Tradução: se sua empresa está “virando agente tudo”, provavelmente o próximo gargalo não está no modelo — está em agendamento, cache, e ciclo de vida de ferramentas.
4) Long context: separar “quente” e “frio” vira arquitetura
Contexto longo hoje é normal (copilots, RAG, memória). O problema: em tráfego real, você mistura requisições frias (muito contexto novo) e quentes (muito reaproveitamento). Se tudo disputa o mesmo caminho de prefill, TTFT vira loteria.
A Together descreve a abordagem CPD (cache-aware prefill–decode disaggregation): adicionar uma camada “pre-prefill” e fazer roteamento baseado em taxa de reaproveitamento de cache, usando uma hierarquia de KV cache (GPU, DRAM, cache distribuído via RDMA). No texto, a empresa reporta que a abordagem melhora QPS sustentável em 35–40% sobre baselines disaggregated em sua avaliação.
O insight prático é simples e poderoso: não deixe prompts gigantes e frios bloquearem o fast-path do que é reaproveitável.
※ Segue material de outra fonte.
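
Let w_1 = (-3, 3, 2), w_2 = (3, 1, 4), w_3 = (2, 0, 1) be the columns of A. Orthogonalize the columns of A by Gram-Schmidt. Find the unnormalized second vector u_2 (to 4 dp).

w_1 = (-3, 3, 2); ‖w_1‖ = 4.6904, so q_1 = (-0.6396, 0.6396, 0.4264).
q_1·w_2 = (-0.6396)·3 + 0.6396·1 + 0.4264·4 = 0.4264.
u_2 = w_2 − 0.4264·q_1 = (3.2727, 0.7273, 3.8182).

u_2 = (3.2727, 0.7273, 3.8182)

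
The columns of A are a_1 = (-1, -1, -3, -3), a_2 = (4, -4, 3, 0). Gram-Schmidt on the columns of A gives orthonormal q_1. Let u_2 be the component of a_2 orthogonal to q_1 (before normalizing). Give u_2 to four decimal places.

q_1 = a_1/‖a_1‖ = (-1, -1, -3, -3)/4.4721 = (-0.2236, -0.2236, -0.6708, -0.6708).
r_{12} = q_1·a_2 = -2.0125.
u_2 = a_2 + 2.0125·q_1 = (3.5500, -4.4500, 1.6500, -1.3500).

u_2 = (3.5500, -4.4500, 1.6500, -1.3500)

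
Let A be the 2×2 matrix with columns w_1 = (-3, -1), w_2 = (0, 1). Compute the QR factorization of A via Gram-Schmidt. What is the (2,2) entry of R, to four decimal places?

w_1 = (-3, -1); ‖w_1‖ = 3.1623, so q_1 = (-0.9487, -0.3162).
q_1·w_2 = (-0.9487)·0 + (-0.3162)·1 = -0.3162.
u_2 = w_2 + 0.3162·q_1 = (-0.3000, 0.9000).
r_{22} = ‖u_2‖ = 0.9487.

r_{22} = 0.9487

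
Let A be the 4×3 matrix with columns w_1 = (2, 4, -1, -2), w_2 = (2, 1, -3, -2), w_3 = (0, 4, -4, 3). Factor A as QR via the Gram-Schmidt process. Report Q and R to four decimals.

Q = [[0.4000, 0.2667, -0.2201], [0.8000, -0.4667, 0.3504], [-0.2000, -0.8000, -0.5255], [-0.4000, -0.2667, 0.7434]], R = [[5.0000, 3.0000, 2.8000], [0.0000, 3.0000, 0.5333], [0.0000, 0.0000, 5.7337]]

w_1 = (2, 4, -1, -2); ‖w_1‖ = 5.0000, so q_1 = (0.4000, 0.8000, -0.2000, -0.4000).
q_1·w_2 = 0.4000·2 + 0.8000·1 + (-0.2000)·(-3) + (-0.4000)·(-2) = 3.0000.
u_2 = w_2 − 3.0000·q_1 = (0.8000, -1.4000, -2.4000, -0.8000).
‖u_2‖ = 3.0000, so q_2 = (0.2667, -0.4667, -0.8000, -0.2667).
q_1·w_3 = 0.4000·0 + 0.8000·4 + (-0.2000)·(-4) + (-0.4000)·3 = 2.8000; q_2·w_3 = 0.2667·0 + (-0.4667)·4 + (-0.8000)·(-4) + (-0.2667)·3 = 0.5333.
u_3 = w_3 − 2.8000·q_1 − 0.5333·q_2 = (-1.2622, 2.0089, -3.0133, 4.2622).
‖u_3‖ = 5.7337, so q_3 = (-0.2201, 0.3504, -0.5255, 0.7434).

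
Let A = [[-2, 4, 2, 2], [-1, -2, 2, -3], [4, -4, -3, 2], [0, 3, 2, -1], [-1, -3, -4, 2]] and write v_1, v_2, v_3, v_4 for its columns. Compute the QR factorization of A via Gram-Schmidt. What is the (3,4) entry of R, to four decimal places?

r_{34} = -3.9819

v_1 = (-2, -1, 4, 0, -1); ‖v_1‖ = 4.6904, so e_1 = (-0.4264, -0.2132, 0.8528, 0.0000, -0.2132).
e_1·v_2 = (-0.4264)·4 + (-0.2132)·(-2) + 0.8528·(-4) + 0.0000·3 + (-0.2132)·(-3) = -4.0508.
u_2 = v_2 + 4.0508·e_1 = (2.2727, -2.8636, -0.5455, 3.0000, -3.8636).
‖u_2‖ = 6.1311, so e_2 = (0.3707, -0.4671, -0.0890, 0.4893, -0.6302).
e_1·v_3 = (-0.4264)·2 + (-0.2132)·2 + 0.8528·(-3) + 0.0000·2 + (-0.2132)·(-4) = -2.9848; e_2·v_3 = 0.3707·2 + (-0.4671)·2 + (-0.0890)·(-3) + 0.4893·2 + (-0.6302)·(-4) = 3.5734.
u_3 = v_3 + 2.9848·e_1 − 3.5734·e_2 = (-0.5973, 3.0326, -0.1366, 0.2515, -2.3845).
‖u_3‖ = 3.9143, so e_3 = (-0.1526, 0.7748, -0.0349, 0.0643, -0.6092).
r_{34} = e_3·v_4 = -3.9819.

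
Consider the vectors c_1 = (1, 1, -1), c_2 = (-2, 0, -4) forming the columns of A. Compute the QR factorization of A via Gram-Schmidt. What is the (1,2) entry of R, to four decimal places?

r_{12} = 1.1547

q_1 = c_1/‖c_1‖ = (1, 1, -1)/1.7321 = (0.5774, 0.5774, -0.5774).
r_{12} = q_1·c_2 = 1.1547.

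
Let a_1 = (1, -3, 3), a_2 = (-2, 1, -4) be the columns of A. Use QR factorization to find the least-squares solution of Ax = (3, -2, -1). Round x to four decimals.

x = (0.5273, 0.2364)

q_1 = a_1/‖a_1‖ = (1, -3, 3)/4.3589 = (0.2294, -0.6882, 0.6882).
r_{12} = q_1·a_2 = -3.9001.
u_2 = a_2 + 3.9001·q_1 = (-1.1053, -1.6842, -1.3158).
‖u_2‖ = 2.4061, so q_2 = (-0.4594, -0.7000, -0.5468).
Qᵀb = (1.3765, 0.5687).
Back-substitute: x_2 = 0.5687/2.4061 = 0.2364.
x_1 = (1.3765 + 3.9001·0.2364)/4.3589 = 0.5273.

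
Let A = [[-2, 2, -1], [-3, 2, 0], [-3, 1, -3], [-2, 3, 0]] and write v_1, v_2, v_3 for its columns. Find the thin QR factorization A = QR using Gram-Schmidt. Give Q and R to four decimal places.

v_1 = (-2, -3, -3, -2); ‖v_1‖ = 5.0990, so e_1 = (-0.3922, -0.5883, -0.5883, -0.3922).
e_1·v_2 = (-0.3922)·2 + (-0.5883)·2 + (-0.5883)·1 + (-0.3922)·3 = -3.7262.
u_2 = v_2 + 3.7262·e_1 = (0.5385, -0.1923, -1.1923, 1.5385).
‖u_2‖ = 2.0286, so e_2 = (0.2654, -0.0948, -0.5877, 0.7584).
e_1·v_3 = (-0.3922)·(-1) + (-0.5883)·0 + (-0.5883)·(-3) + (-0.3922)·0 = 2.1573; e_2·v_3 = 0.2654·(-1) + (-0.0948)·0 + (-0.5877)·(-3) + 0.7584·0 = 1.4978.
u_3 = v_3 − 2.1573·e_1 − 1.4978·e_2 = (-0.5514, 1.4112, -0.8505, -0.2897).
‖u_3‖ = 1.7615, so e_3 = (-0.3130, 0.8012, -0.4828, -0.1645).

Q = [[-0.3922, 0.2654, -0.3130], [-0.5883, -0.0948, 0.8012], [-0.5883, -0.5877, -0.4828], [-0.3922, 0.7584, -0.1645]], R = [[5.0990, -3.7262, 2.1573], [0.0000, 2.0286, 1.4978], [0.0000, 0.0000, 1.7615]]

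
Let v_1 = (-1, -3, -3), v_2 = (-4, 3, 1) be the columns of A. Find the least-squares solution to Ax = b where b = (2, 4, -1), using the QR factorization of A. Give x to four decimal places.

x = (-0.6093, -0.0721)

e_1 = v_1/‖v_1‖ = (-1, -3, -3)/4.3589 = (-0.2294, -0.6882, -0.6882).
r_{12} = e_1·v_2 = -1.8353.
u_2 = v_2 + 1.8353·e_1 = (-4.4211, 1.7368, -0.2632).
‖u_2‖ = 4.7573, so e_2 = (-0.9293, 0.3651, -0.0553).
Qᵀb = (-2.5236, -0.3430).
Back-substitute: x_2 = -0.3430/4.7573 = -0.0721.
x_1 = (-2.5236 + 1.8353·(-0.0721))/4.3589 = -0.6093.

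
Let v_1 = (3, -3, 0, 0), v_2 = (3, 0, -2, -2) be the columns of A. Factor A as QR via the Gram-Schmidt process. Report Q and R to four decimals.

q_1 = v_1/‖v_1‖ = (3, -3, 0, 0)/4.2426 = (0.7071, -0.7071, 0.0000, 0.0000).
r_{12} = q_1·v_2 = 2.1213.
u_2 = v_2 − 2.1213·q_1 = (1.5000, 1.5000, -2.0000, -2.0000).
‖u_2‖ = 3.5355, so q_2 = (0.4243, 0.4243, -0.5657, -0.5657).

Q = [[0.7071, 0.4243], [-0.7071, 0.4243], [0.0000, -0.5657], [0.0000, -0.5657]], R = [[4.2426, 2.1213], [0.0000, 3.5355]]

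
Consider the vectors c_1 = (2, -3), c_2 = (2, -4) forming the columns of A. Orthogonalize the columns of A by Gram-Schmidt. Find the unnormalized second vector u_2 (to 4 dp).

u_2 = (-0.4615, -0.3077)

c_1 = (2, -3); ‖c_1‖ = 3.6056, so e_1 = (0.5547, -0.8321).
e_1·c_2 = 0.5547·2 + (-0.8321)·(-4) = 4.4376.
u_2 = c_2 − 4.4376·e_1 = (-0.4615, -0.3077).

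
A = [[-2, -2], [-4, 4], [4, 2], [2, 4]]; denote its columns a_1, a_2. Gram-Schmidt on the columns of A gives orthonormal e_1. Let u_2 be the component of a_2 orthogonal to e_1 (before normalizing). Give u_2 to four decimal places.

a_1 = (-2, -4, 4, 2); ‖a_1‖ = 6.3246, so e_1 = (-0.3162, -0.6325, 0.6325, 0.3162).
e_1·a_2 = (-0.3162)·(-2) + (-0.6325)·4 + 0.6325·2 + 0.3162·4 = 0.6325.
u_2 = a_2 − 0.6325·e_1 = (-1.8000, 4.4000, 1.6000, 3.8000).

u_2 = (-1.8000, 4.4000, 1.6000, 3.8000)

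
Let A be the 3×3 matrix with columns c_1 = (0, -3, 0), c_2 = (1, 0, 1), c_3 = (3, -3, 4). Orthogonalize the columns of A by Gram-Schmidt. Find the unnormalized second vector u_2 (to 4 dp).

e_1 = c_1/‖c_1‖ = (0, -3, 0)/3.0000 = (0.0000, -1.0000, 0.0000).
r_{12} = e_1·c_2 = 0.0000.
u_2 = c_2 + 0.0000·e_1 = (1.0000, 0.0000, 1.0000).

u_2 = (1.0000, 0.0000, 1.0000)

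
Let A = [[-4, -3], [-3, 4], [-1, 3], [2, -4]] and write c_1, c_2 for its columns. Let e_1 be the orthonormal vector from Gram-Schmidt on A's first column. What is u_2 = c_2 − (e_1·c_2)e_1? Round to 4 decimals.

u_2 = (-4.4667, 2.9000, 2.6333, -3.2667)

c_1 = (-4, -3, -1, 2); ‖c_1‖ = 5.4772, so e_1 = (-0.7303, -0.5477, -0.1826, 0.3651).
e_1·c_2 = (-0.7303)·(-3) + (-0.5477)·4 + (-0.1826)·3 + 0.3651·(-4) = -2.0083.
u_2 = c_2 + 2.0083·e_1 = (-4.4667, 2.9000, 2.6333, -3.2667).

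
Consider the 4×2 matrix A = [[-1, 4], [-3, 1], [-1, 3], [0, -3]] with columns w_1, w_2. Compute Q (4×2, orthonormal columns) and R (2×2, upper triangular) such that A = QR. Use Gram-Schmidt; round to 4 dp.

q_1 = w_1/‖w_1‖ = (-1, -3, -1, 0)/3.3166 = (-0.3015, -0.9045, -0.3015, 0.0000).
r_{12} = q_1·w_2 = -3.0151.
u_2 = w_2 + 3.0151·q_1 = (3.0909, -1.7273, 2.0909, -3.0000).
‖u_2‖ = 5.0901, so q_2 = (0.6072, -0.3393, 0.4108, -0.5894).

Q = [[-0.3015, 0.6072], [-0.9045, -0.3393], [-0.3015, 0.4108], [0.0000, -0.5894]], R = [[3.3166, -3.0151], [0.0000, 5.0901]]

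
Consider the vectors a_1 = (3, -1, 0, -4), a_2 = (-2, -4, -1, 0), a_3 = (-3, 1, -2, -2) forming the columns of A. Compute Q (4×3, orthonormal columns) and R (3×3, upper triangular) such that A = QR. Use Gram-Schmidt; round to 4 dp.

Q = [[0.5883, -0.3875, -0.5901], [-0.1961, -0.8929, 0.4047], [0.0000, -0.2190, -0.4386], [-0.7845, -0.0674, -0.5437]], R = [[5.0990, -0.3922, -0.3922], [0.0000, 4.5658, 0.8424], [0.0000, 0.0000, 4.1396]]

a_1 = (3, -1, 0, -4); ‖a_1‖ = 5.0990, so e_1 = (0.5883, -0.1961, 0.0000, -0.7845).
e_1·a_2 = 0.5883·(-2) + (-0.1961)·(-4) + 0.0000·(-1) + (-0.7845)·0 = -0.3922.
u_2 = a_2 + 0.3922·e_1 = (-1.7692, -4.0769, -1.0000, -0.3077).
‖u_2‖ = 4.5658, so e_2 = (-0.3875, -0.8929, -0.2190, -0.0674).
e_1·a_3 = 0.5883·(-3) + (-0.1961)·1 + 0.0000·(-2) + (-0.7845)·(-2) = -0.3922; e_2·a_3 = (-0.3875)·(-3) + (-0.8929)·1 + (-0.2190)·(-2) + (-0.0674)·(-2) = 0.8424.
u_3 = a_3 + 0.3922·e_1 − 0.8424·e_2 = (-2.4428, 1.6753, -1.8155, -2.2509).
‖u_3‖ = 4.1396, so e_3 = (-0.5901, 0.4047, -0.4386, -0.5437).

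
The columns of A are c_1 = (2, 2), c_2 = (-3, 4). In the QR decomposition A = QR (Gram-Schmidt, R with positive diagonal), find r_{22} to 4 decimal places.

r_{22} = 4.9497

c_1 = (2, 2); ‖c_1‖ = 2.8284, so q_1 = (0.7071, 0.7071).
q_1·c_2 = 0.7071·(-3) + 0.7071·4 = 0.7071.
u_2 = c_2 − 0.7071·q_1 = (-3.5000, 3.5000).
r_{22} = ‖u_2‖ = 4.9497.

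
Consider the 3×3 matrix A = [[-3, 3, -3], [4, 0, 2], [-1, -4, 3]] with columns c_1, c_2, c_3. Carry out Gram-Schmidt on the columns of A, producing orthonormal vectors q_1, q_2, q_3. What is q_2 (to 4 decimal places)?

c_1 = (-3, 4, -1); ‖c_1‖ = 5.0990, so q_1 = (-0.5883, 0.7845, -0.1961).
q_1·c_2 = (-0.5883)·3 + 0.7845·0 + (-0.1961)·(-4) = -0.9806.
u_2 = c_2 + 0.9806·q_1 = (2.4231, 0.7692, -4.1923).
‖u_2‖ = 4.9029, so q_2 = (0.4942, 0.1569, -0.8551).

q_2 = (0.4942, 0.1569, -0.8551)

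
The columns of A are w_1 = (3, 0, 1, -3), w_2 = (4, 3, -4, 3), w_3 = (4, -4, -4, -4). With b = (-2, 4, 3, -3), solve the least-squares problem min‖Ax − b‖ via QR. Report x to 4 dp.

x = (1.0000, -0.2143, -0.6607)

q_1 = w_1/‖w_1‖ = (3, 0, 1, -3)/4.3589 = (0.6882, 0.0000, 0.2294, -0.6882).
r_{12} = q_1·w_2 = -0.2294.
u_2 = w_2 + 0.2294·q_1 = (4.1579, 3.0000, -3.9474, 2.8421).
‖u_2‖ = 7.0673, so q_2 = (0.5883, 0.4245, -0.5585, 0.4021).
r_{13} = q_1·w_3 = 4.5883; r_{23} = q_2·w_3 = 1.2809.
u_3 = w_3 − 4.5883·q_1 − 1.2809·q_2 = (0.0885, -4.5437, -4.3372, -1.3572).
‖u_3‖ = 6.4270, so q_3 = (0.0138, -0.7070, -0.6748, -0.2112).
Qᵀb = (1.3765, -2.3607, -4.2464).
Back-substitute: x_3 = -4.2464/6.4270 = -0.6607.
x_2 = (-2.3607 − 1.2809·(-0.6607))/7.0673 = -0.2143.
x_1 = (1.3765 + 0.2294·(-0.2143) − 4.5883·(-0.6607))/4.3589 = 1.0000.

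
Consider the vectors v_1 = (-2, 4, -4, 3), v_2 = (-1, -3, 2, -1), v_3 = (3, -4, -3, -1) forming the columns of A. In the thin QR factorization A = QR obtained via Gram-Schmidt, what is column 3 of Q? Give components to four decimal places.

v_1 = (-2, 4, -4, 3); ‖v_1‖ = 6.7082, so e_1 = (-0.2981, 0.5963, -0.5963, 0.4472).
e_1·v_2 = (-0.2981)·(-1) + 0.5963·(-3) + (-0.5963)·2 + 0.4472·(-1) = -3.1305.
u_2 = v_2 + 3.1305·e_1 = (-1.9333, -1.1333, 0.1333, 0.4000).
‖u_2‖ = 2.2804, so e_2 = (-0.8478, -0.4970, 0.0585, 0.1754).
e_1·v_3 = (-0.2981)·3 + 0.5963·(-4) + (-0.5963)·(-3) + 0.4472·(-1) = -1.9379; e_2·v_3 = (-0.8478)·3 + (-0.4970)·(-4) + 0.0585·(-3) + 0.1754·(-1) = -0.9063.
u_3 = v_3 + 1.9379·e_1 + 0.9063·e_2 = (1.6538, -3.2949, -4.1026, 0.0256).
‖u_3‖ = 5.5157, so e_3 = (0.2998, -0.5974, -0.7438, 0.0046).

e_3 = (0.2998, -0.5974, -0.7438, 0.0046)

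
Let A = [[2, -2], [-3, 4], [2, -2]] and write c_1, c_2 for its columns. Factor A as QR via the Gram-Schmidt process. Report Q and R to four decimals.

Q = [[0.4851, 0.5145], [-0.7276, 0.6860], [0.4851, 0.5145]], R = [[4.1231, -4.8507], [0.0000, 0.6860]]

e_1 = c_1/‖c_1‖ = (2, -3, 2)/4.1231 = (0.4851, -0.7276, 0.4851).
r_{12} = e_1·c_2 = -4.8507.
u_2 = c_2 + 4.8507·e_1 = (0.3529, 0.4706, 0.3529).
‖u_2‖ = 0.6860, so e_2 = (0.5145, 0.6860, 0.5145).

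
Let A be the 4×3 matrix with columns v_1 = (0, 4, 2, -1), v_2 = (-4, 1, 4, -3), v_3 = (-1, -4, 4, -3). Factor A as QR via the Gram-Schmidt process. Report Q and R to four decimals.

Q = [[0.0000, -0.7151, 0.6916], [0.8729, -0.3320, -0.3523], [0.4364, 0.4597, 0.5547], [-0.2182, -0.4086, -0.2999]], R = [[4.5826, 3.2733, -1.0911], [0.0000, 5.5934, 5.1081], [0.0000, 0.0000, 3.8363]]

v_1 = (0, 4, 2, -1); ‖v_1‖ = 4.5826, so e_1 = (0.0000, 0.8729, 0.4364, -0.2182).
e_1·v_2 = 0.0000·(-4) + 0.8729·1 + 0.4364·4 + (-0.2182)·(-3) = 3.2733.
u_2 = v_2 − 3.2733·e_1 = (-4.0000, -1.8571, 2.5714, -2.2857).
‖u_2‖ = 5.5934, so e_2 = (-0.7151, -0.3320, 0.4597, -0.4086).
e_1·v_3 = 0.0000·(-1) + 0.8729·(-4) + 0.4364·4 + (-0.2182)·(-3) = -1.0911; e_2·v_3 = (-0.7151)·(-1) + (-0.3320)·(-4) + 0.4597·4 + (-0.4086)·(-3) = 5.1081.
u_3 = v_3 + 1.0911·e_1 − 5.1081·e_2 = (2.6530, -1.3516, 2.1279, -1.1507).
‖u_3‖ = 3.8363, so e_3 = (0.6916, -0.3523, 0.5547, -0.2999).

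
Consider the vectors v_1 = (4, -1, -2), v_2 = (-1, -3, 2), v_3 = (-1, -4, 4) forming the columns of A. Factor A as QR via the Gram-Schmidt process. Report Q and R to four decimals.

v_1 = (4, -1, -2); ‖v_1‖ = 4.5826, so q_1 = (0.8729, -0.2182, -0.4364).
q_1·v_2 = 0.8729·(-1) + (-0.2182)·(-3) + (-0.4364)·2 = -1.0911.
u_2 = v_2 + 1.0911·q_1 = (-0.0476, -3.2381, 1.5238).
‖u_2‖ = 3.5790, so q_2 = (-0.0133, -0.9047, 0.4258).
q_1·v_3 = 0.8729·(-1) + (-0.2182)·(-4) + (-0.4364)·4 = -1.7457; q_2·v_3 = (-0.0133)·(-1) + (-0.9047)·(-4) + 0.4258·4 = 5.3353.
u_3 = v_3 + 1.7457·q_1 − 5.3353·q_2 = (0.5948, 0.4461, 0.9665).
‖u_3‖ = 1.2194, so q_3 = (0.4878, 0.3658, 0.7926).

Q = [[0.8729, -0.0133, 0.4878], [-0.2182, -0.9047, 0.3658], [-0.4364, 0.4258, 0.7926]], R = [[4.5826, -1.0911, -1.7457], [0.0000, 3.5790, 5.3353], [0.0000, 0.0000, 1.2194]]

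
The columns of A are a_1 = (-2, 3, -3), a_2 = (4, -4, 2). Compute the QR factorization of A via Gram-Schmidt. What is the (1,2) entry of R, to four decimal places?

r_{12} = -5.5432

a_1 = (-2, 3, -3); ‖a_1‖ = 4.6904, so q_1 = (-0.4264, 0.6396, -0.6396).
r_{12} = q_1·a_2 = -5.5432.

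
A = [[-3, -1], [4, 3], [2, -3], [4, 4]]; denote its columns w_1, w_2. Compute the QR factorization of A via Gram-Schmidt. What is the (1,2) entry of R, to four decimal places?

q_1 = w_1/‖w_1‖ = (-3, 4, 2, 4)/6.7082 = (-0.4472, 0.5963, 0.2981, 0.5963).
r_{12} = q_1·w_2 = 3.7268.

r_{12} = 3.7268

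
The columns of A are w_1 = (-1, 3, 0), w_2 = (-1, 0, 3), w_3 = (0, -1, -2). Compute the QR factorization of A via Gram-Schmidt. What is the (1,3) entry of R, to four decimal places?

r_{13} = -0.9487

q_1 = w_1/‖w_1‖ = (-1, 3, 0)/3.1623 = (-0.3162, 0.9487, 0.0000).
r_{13} = q_1·w_3 = -0.9487.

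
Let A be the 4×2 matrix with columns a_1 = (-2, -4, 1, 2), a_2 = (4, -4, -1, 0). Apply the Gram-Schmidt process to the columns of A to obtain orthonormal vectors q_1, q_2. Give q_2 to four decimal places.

q_2 = (0.8185, -0.5169, -0.2297, -0.1005)

a_1 = (-2, -4, 1, 2); ‖a_1‖ = 5.0000, so q_1 = (-0.4000, -0.8000, 0.2000, 0.4000).
q_1·a_2 = (-0.4000)·4 + (-0.8000)·(-4) + 0.2000·(-1) + 0.4000·0 = 1.4000.
u_2 = a_2 − 1.4000·q_1 = (4.5600, -2.8800, -1.2800, -0.5600).
‖u_2‖ = 5.5714, so q_2 = (0.8185, -0.5169, -0.2297, -0.1005).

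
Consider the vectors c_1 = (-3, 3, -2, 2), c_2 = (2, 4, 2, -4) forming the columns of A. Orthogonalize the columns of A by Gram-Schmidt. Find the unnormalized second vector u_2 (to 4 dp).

c_1 = (-3, 3, -2, 2); ‖c_1‖ = 5.0990, so q_1 = (-0.5883, 0.5883, -0.3922, 0.3922).
q_1·c_2 = (-0.5883)·2 + 0.5883·4 + (-0.3922)·2 + 0.3922·(-4) = -1.1767.
u_2 = c_2 + 1.1767·q_1 = (1.3077, 4.6923, 1.5385, -3.5385).

u_2 = (1.3077, 4.6923, 1.5385, -3.5385)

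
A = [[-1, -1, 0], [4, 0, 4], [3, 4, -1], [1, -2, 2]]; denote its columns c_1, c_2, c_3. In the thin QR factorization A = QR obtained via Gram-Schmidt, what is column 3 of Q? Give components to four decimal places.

e_1 = c_1/‖c_1‖ = (-1, 4, 3, 1)/5.1962 = (-0.1925, 0.7698, 0.5774, 0.1925).
r_{12} = e_1·c_2 = 2.1170.
u_2 = c_2 − 2.1170·e_1 = (-0.5926, -1.6296, 2.7778, -2.4074).
‖u_2‖ = 4.0643, so e_2 = (-0.1458, -0.4010, 0.6835, -0.5923).
r_{13} = e_1·c_3 = 2.8868; r_{23} = e_2·c_3 = -3.4720.
u_3 = c_3 − 2.8868·e_1 + 3.4720·e_2 = (0.0493, 0.3857, -0.2937, -0.6121).
‖u_3‖ = 0.7824, so e_3 = (0.0630, 0.4929, -0.3754, -0.7824).

e_3 = (0.0630, 0.4929, -0.3754, -0.7824)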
5) Telco e AI-native: quando rede vira plataforma de IA
Um sinal de que “inferência distribuída” não é só papo de datacenter: Samsung e Vodafone anunciaram a validação de uma chamada com vRAN da Samsung em Intel Xeon 6 SoC, citando uma trajetória para redes mais autônomas, cloud-native e prontas para AI — com a expectativa de implantação comercial durante 2026 (segundo o texto).
Mesmo que você não seja telco, a leitura é estratégica:
- Compute vai “vazar” para a borda (cell site/edge/core) conforme redes se tornam software.
- Infra de conectividade começa a ser vista como lugar para rodar inferência e aplicações (não só transportar dados).
- Isso abre espaço para novos players e novos SLAs (latência, confiabilidade, custo por chamada/ação).
O que isso significa na prática
Para produto (PMs e founders)
- Defina SLAs de inferência (TTFT, tokens/s, p95/p99) como requisitos de produto — não como “detalhe técnico”.
- Separe caminhos: requisições “frias” e “quentes” precisam de tratamento diferente (roteamento e cache).
- Agentes exigem orçamento de infraestrutura para ferramentas (sandbox, rede, storage) além do orçamento de tokens.
Para engenharia (infra/ML/plat)
- Invista em observabilidade de KV cache hit-rate, tempo de prefill vs decode, e fila por tipo de requisição.
- Otimização “baixo nível” voltou: kernels e bibliotecas (atenção, GEMM, quantização) podem ser o maior multiplicador de capacidade.
- Arquiteturas distribuídas (edge) fazem sentido quando latência e egress dominam o custo — mas exigem governança (deploy, atualizações, segurança).
Para negócios (custos e compliance)
- Custo por resposta deve virar KPI: uma queda de 30–40% em throughput “sustentável” (ou o inverso: um ganho desse tamanho) muda margem.
- Dados + busca sem sair do banco entram no debate: soluções como “vector search no banco” (ex.: Oracle 26ai) prometem reduzir complexidade e mover menos dados.
Fique de olho amanhã
- Edge de verdade: anúncios de “GPU em milhares de PoPs” só viram vantagem quando aparecem métricas estáveis (p95/p99, custo real por requisição) e casos de uso em produção.
- Padronização de serving para agentes: sistemas “program-aware” tendem a ganhar tração conforme agentes viram workload dominante.
- Contexto longo como padrão: a próxima disputa deve ser “quem serve 100k+ tokens com previsibilidade”, não apenas “quem suporta 100k”.